Dr. Durga Roy, a psychiatrist at the Johns Hopkins Hospital, says that she will sometimes let patients take antidepressants, at least for a brief six-month period, to enhance their mood and boost morale. “Sometimes patients will come to me saying they are depressed because a relative just died or some other event occurred and that they need antidepressants. If they’re not at high risk for seizures or stroke I’ll let them take the medication to bump their mood. I’ve never seen any patients that have had personality changes or that suddenly started having seizures.” It seems that the prescription really must be based on the individual circumstance, and that making the broad statement that “anti-depressants don’t work” is unfair to the drugs.
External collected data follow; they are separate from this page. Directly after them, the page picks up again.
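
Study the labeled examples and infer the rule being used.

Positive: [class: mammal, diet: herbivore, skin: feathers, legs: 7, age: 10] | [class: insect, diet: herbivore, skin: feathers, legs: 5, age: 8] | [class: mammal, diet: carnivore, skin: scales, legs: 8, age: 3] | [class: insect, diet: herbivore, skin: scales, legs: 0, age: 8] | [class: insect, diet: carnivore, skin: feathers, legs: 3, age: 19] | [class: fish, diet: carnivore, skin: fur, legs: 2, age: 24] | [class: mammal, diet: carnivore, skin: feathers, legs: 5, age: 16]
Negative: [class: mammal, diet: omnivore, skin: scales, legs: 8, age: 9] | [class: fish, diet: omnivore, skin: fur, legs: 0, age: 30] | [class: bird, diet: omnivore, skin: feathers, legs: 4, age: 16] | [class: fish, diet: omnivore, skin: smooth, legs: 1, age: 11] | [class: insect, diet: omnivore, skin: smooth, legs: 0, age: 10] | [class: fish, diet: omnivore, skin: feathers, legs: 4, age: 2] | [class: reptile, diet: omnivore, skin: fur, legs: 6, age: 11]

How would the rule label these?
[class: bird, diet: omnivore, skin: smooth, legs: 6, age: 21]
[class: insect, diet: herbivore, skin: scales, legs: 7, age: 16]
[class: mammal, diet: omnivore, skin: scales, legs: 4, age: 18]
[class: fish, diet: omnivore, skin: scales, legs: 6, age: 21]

The rule appears to be: diet is not omnivore.
[class: bird, diet: omnivore, skin: smooth, legs: 6, age: 21] — diet is omnivore, hence Negative.
[class: insect, diet: herbivore, skin: scales, legs: 7, age: 16] — diet is herbivore, hence Positive.
[class: mammal, diet: omnivore, skin: scales, legs: 4, age: 18] — diet is omnivore, hence Negative.
[class: fish, diet: omnivore, skin: scales, legs: 6, age: 21] — diet is omnivore, hence Negative.

Negative, Positive, Negative, Negative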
It is difficult to obtain data on the effectiveness of anti-depressants when they work so differently for each person. “Depression isn’t one of those disorders where you can just point to something and say, oh there’s the problem! You have to work with the patient to try to figure out what’s best for them,” says Roy. In an ideal world, clinical trials would study each depressed patient individually and track which anti-depressants worked for them and which did not. In this way, researchers could still prove the effectiveness of the drug for certain patients and rule out the possibility that the study participants might respond better to another drug. Since this takes time and money, however, it is not currently a plausible solution.
It is also difficult to prove a drug’s effectiveness because mood change is self-reported on a number scale. Patients go into the study saying their mood is, for example, a 5/10 on a scale from 1 (saddest) to 10 (happiest). Then at the end of the study they say their mood goes up to an 8/10. This scale system is subjective, but it is the only way that clinical trials can study an ambiguous disease like depression. Depression is entirely an individual experience, and trying to define it with numbers and statistics is nearly an impossible feat.
Ultimately, the antidepressant-bashing data analysis of clinical trials is inconclusive and unproductive. Until scientists find a way to physically define depression, perhaps by using a brain scan that measures neurotransmitters or some other method, clinical trials will have to rely on subjective data that simply cannot prove general efficiency.